2 Replies Latest reply on Aug 10, 2011 3:54 AM by akhal

    Global threads size and local threads size

    akhal

      Hello

      I am new to OpenCL and I am trying guassian filter on a simple matrix of ints. I have a matrix 1000 x 1000 and I need to run a separable filter first in x-direction and then in y-direction. For width-wise filtering, I made;

      size_t global_threads[2] = {1000, 1000};

      size_t local_threads[1] = {1000};

      clEnqueueNDRangeKernel(command_queue, row_kernel, 2, NULL, global_threads, local_threads, 0, NULL, NULL);

      And inside the kernel, I declare

      int lid = get_local_id(0);

      int IDy = get_global_id(1);

      __local int localSrc[1000];
       localSrc[lid] = Src[IDy*1000 + lid];

      So what I want is that for every work item in a work-group (which consist of the whole row, and there are 1000 rows=work-groups), there whole row data is copied to local memory of that work group, so when filtering runs over any work-item in the whole 1000x1000 matrix, each work item will read its surrounding row elements from the local memory so it will be faster and would avoid race condition in otherwise reading from global space.

       

      But my clEnqueueNDRangeKernel(---) as above fails with return error code -54, what this means?
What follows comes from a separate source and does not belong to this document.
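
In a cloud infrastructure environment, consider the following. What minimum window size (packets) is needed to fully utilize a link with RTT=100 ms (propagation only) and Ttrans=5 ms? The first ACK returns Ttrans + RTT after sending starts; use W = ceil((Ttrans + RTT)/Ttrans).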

      Also I want to know if my setting of global_threads and local_threads sizes are correct when I want to copy rows to same local memory for efficiency?

      Thanks in advance

        • Global threads size and local threads size
          genaganna

           

          Originally posted by: akhal Hello

          I am new to OpenCL and I am trying guassian filter on a simple matrix of ints. I have a matrix 1000 x 1000 and I need to run a separable filter first in x-direction and then in y-direction. For width-wise filtering, I made;

          size_t global_threads[2] = {1000, 1000};

          size_t local_threads[1] = {1000};

          clEnqueueNDRangeKernel(command_queue, row_kernel, 2, NULL, global_threads, local_threads, 0, NULL, NULL);

          And inside the kernel, I declare

          int lid = get_local_id(0);

          int IDy = get_global_id(1);

          __local int localSrc[1000];  localSrc[lid] = Src[IDy*1000 + lid];

          So what I want is that for every work item in a work-group (which consist of the whole row, and there are 1000 rows=work-groups), there whole row data is copied to local memory of that work group, so when filtering runs over any work-item in the whole 1000x1000 matrix, each work item will read its surrounding row elements from the local memory so it will be faster and would avoid race condition in otherwise reading from global space.

          But my clEnqueueNDRangeKernel(---) as above fails with return error code -54, what this means?

          Also I want to know if my setting of global_threads and local_threads sizes are correct when I want to copy rows to same local memory for efficiency?

          Thanks in advance

          1. Global work group dimension and local work group dimensions must be same as follows

           

          size_t global_threads[2] = {1000, 1000};

          size_t local_threads[2] = {1000, 1};

          2. Local work group size should not be more than 1024 for CPU and 256 for GPU.